The US Navy bombing tests and military practice on the island of Vieques, Puerto Rico, has ended. On May 1, citizens in Vieques celebrated the first day in over 60 years without a US Navy bombing run.
Puerto Ricans of Vieques objected to the US Navy’s presence across many other ideologically divisive issues regarding the US. Until recently, the US Navy owned over two-thirds of Vieques. When the US bought this land in the 1940s, many families and farmers were forced out of their homes and off their lands to make way for military exercises, which began in 1947.
Bush announced that the Navy would leave Vieques in June 2001, and it is widely accepted that it was the success of the protest movement that led to the this decision and to the US Navy’s withdrawl.

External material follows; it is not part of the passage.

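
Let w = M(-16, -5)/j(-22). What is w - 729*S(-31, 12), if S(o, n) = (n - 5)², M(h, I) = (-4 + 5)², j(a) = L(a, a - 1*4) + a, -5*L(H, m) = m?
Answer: -3000569/84 ≈ -35721.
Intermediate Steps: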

While resistance to the Navy’s military exercises was ongoing, it was not until 1999, when a civilian security guard was killed by a bombing accident, that popular resistance began to have a lasting effect on US policy.
Many problems remain in Vieques, however. Environmental destruction and unexploded ordinances ravage the land. The land has not been returned to the people of Puerto Rico, rather, it has been transferred to the US Department of Fishing and Wildlife, so that an environmental assessment can be obtained. Early Puerto Rican estimates have produced a figure of $400 million necessary to clean up the land used by the US Navy, but only $23 million has been allocated so far.